- Born: c. 1962
- Education: Stanford University Harvard Business School
- Occupation: Business executive
- Known for: CEO & president of CBL & Associates Properties
- Spouse: Lisa Lebovitz
- Children: 4
- Parent: Charles B. Lebovitz

= Stephen D. Lebovitz =

American businessman

Stephen D. Lebovitz (born c. 1962) is an American businessman. He is the chief executive officer and president of CBL & Associates Properties.

==Early life==
Stephen D. Lebovitz was born circa 1962. His father, Charles B. Lebovitz, was a co-founder of CBL & Associates Properties, and was its chairman.
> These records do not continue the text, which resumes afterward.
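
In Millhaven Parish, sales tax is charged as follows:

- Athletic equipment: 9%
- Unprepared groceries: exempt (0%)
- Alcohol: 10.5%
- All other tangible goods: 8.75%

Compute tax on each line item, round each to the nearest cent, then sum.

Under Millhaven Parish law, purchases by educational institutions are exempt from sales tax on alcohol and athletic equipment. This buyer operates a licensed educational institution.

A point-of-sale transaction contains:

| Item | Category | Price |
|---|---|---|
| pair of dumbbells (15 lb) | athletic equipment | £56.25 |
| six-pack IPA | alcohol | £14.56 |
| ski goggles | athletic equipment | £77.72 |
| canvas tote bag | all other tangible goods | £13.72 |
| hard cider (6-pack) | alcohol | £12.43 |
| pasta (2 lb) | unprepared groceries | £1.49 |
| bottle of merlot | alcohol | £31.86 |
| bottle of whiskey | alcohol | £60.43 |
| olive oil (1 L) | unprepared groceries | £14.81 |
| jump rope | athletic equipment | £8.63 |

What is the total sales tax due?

Pair of dumbbells (15 lb) £56.25: athletic equipment, buyer-exempt → 0% → £0.00
Six-pack IPA £14.56: alcohol, buyer-exempt → 0% → £0.00
Ski goggles £77.72: athletic equipment, buyer-exempt → 0% → £0.00
Canvas tote bag £13.72: all other tangible goods → 8.75% → £1.20
Hard cider (6-pack) £12.43: alcohol, buyer-exempt → 0% → £0.00
Pasta (2 lb) £1.49: unprepared groceries → 0% → £0.00
Bottle of merlot £31.86: alcohol, buyer-exempt → 0% → £0.00
Bottle of whiskey £60.43: alcohol, buyer-exempt → 0% → £0.00
Olive oil (1 L) £14.81: unprepared groceries → 0% → £0.00
Jump rope £8.63: athletic equipment, buyer-exempt → 0% → £0.00
Total tax = £1.20

£1.20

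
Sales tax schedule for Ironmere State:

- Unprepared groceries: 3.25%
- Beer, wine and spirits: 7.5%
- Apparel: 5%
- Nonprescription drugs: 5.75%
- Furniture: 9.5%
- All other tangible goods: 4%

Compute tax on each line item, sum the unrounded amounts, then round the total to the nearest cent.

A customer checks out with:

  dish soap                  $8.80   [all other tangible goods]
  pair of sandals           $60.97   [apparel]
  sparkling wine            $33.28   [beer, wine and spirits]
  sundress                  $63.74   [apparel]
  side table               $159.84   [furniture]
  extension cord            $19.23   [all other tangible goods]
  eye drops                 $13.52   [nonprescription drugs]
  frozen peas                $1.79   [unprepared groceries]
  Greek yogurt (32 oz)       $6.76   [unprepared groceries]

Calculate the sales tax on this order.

$26.09

Dish soap $8.80: all other tangible goods → 4% → $0.352
Pair of sandals $60.97: apparel → 5% → $3.0485
Sparkling wine $33.28: beer, wine and spirits → 7.5% → $2.496
Sundress $63.74: apparel → 5% → $3.187
Side table $159.84: furniture → 9.5% → $15.1848
Extension cord $19.23: all other tangible goods → 4% → $0.7692
Eye drops $13.52: nonprescription drugs → 5.75% → $0.7774
Frozen peas $1.79: unprepared groceries → 3.25% → $0.058175
Greek yogurt (32 oz) $6.76: unprepared groceries → 3.25% → $0.2197
Unrounded tax sum = $26.092775 → $26.09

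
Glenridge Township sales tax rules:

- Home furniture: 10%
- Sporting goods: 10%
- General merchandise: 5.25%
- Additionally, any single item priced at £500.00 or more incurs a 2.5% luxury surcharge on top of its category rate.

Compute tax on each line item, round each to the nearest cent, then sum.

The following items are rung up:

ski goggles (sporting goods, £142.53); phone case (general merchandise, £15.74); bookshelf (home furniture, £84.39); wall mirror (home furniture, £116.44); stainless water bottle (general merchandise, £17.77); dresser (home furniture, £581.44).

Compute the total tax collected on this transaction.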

Lebovitz graduated from Stanford University, where he earned a bachelor of arts degree in Political Science. He earned a master in business administration from the Harvard Business School in 1988.

==Career==
Lebovitz began his career at Goldman Sachs, where he worked from 1984 to 1986.

Lebovitz joined his family business, CBL & Associates Properties, in 1988. He was appointed a president in 1999, and chief executive officer in 2010. He was the chairman of the International Council of Shopping Centers from 2015 to 2016.

==Personal life==
Lebovitz has a wife, Lisa, and four children. They reside in Weston, Massachusetts.